Use SampleSequencePottsMPNNParams for sample_seqs.py. The params object mirrors the upstream YAML structure and exposes nested model and inference attributes for IDE autocomplete.

from protflow.poses import Poses
from protflow.jobstarters import LocalJobStarter
from protflow.tools import PottsMPNN, SampleSequencePottsMPNNParams

jobstarter = LocalJobStarter(max_cores=2)

poses = Poses(
    poses="/path/to/input_pdbs/",
    glob_suffix="*.pdb",
    work_dir="/path/to/output_dir/",
    jobstarter=jobstarter,
)

params = SampleSequencePottsMPNNParams()
params.inference.num_samples = 4
params.inference.temperature = 0.1
params.model.check_path = "vanilla_model_weights/pottsmpnn_msa_20.pt"

runner = PottsMPNN()
poses = runner.run(
    poses=poses,
    prefix="potts_design",
    params=params,
)

print(poses.df[["poses_description", "potts_design_sequence", "potts_design_location"]])

The location column points to per-sequence FASTA files written by ProtFlow. If PottsMPNN also writes optimized sequences, those are collected in {prefix}_optimized_potts_sequence columns.

Pose-Specific Settings

Use PoseCol when a PottsMPNN parameter should be filled from a Poses.df column. The *_custom fields are ProtFlow helpers: they are converted into temporary JSON files and passed to the matching upstream *_json config key.

from protflow.tools import PoseCol, SampleSequencePottsMPNNParams

poses.df["fixed_positions"] = [
    {"A": [10, 11, 12]},
    {"A": [25, 26]},
]

params = SampleSequencePottsMPNNParams()
params.inference.fixed_positions_custom = PoseCol("fixed_positions")

poses = runner.run(
    poses=poses,
    prefix="potts_fixed",
    params=params,
)

When all pose-specific values are stored in batch-compatible *_custom fields, the runner can batch multiple poses per config. Pose-specific scalar fields, such as params.inference.temperature = PoseCol("temperature"), are written as one config per pose.

Chain Design JSON

PottsMPNN accepts chain-design information either through input_list entries or chain_dict_json. ProtFlow manages input_list automatically. To pass pose-specific chain dictionaries, use chain_dict_custom:

poses.df["chain_design"] = [
    [["A"], ["B"]],
    [["A", "B"], []],
]

params = SampleSequencePottsMPNNParams()
params.chain_dict_custom = PoseCol("chain_design")

poses = runner.run(
    poses=poses,
    prefix="potts_chain_design",
    params=params,
)

Energy Prediction

Use EnergyPredictionPottsMPNNParams with script="energy_prediction". You can provide either mutant_csv or mutant_fasta. If both are None, upstream PottsMPNN performs a deep mutational scan.

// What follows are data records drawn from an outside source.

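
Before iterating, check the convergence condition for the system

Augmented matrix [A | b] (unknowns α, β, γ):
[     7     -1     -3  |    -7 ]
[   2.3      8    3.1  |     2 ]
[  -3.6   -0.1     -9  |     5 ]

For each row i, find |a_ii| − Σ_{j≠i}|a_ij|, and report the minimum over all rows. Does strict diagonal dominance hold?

row 1: |7| − (1+3) = 3
row 2: |8| − (2.3+3.1) = 2.6
row 3: |-9| − (3.6+0.1) = 5.3
minimum over rows = 2.6 → strictly diagonally dominant (convergence guaranteed)

2.6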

from protflow.tools import EnergyPredictionPottsMPNNParams

params = EnergyPredictionPottsMPNNParams()
params.mutant_csv = "/path/to/mutations.csv"
params.inference.ddG = True
params.inference.mean_norm = False

poses = runner.run(
    poses=poses,
    prefix="potts_energy",
    script="energy_prediction",
    params=params,
)

print(poses.df[[
    "poses_description",
    "potts_energy_energy_prediction_scorefile",
    "potts_energy_energy_prediction_n_mutations",
]])

The returned scorefile column points to one JSON sidecar per input pose. Each sidecar contains the full table read from PottsMPNN’s *_scores.csv output.

API Reference

See protflow.tools.pottsmpnn for the full autodoc API, including all parameter dataclasses and score-collection helpers.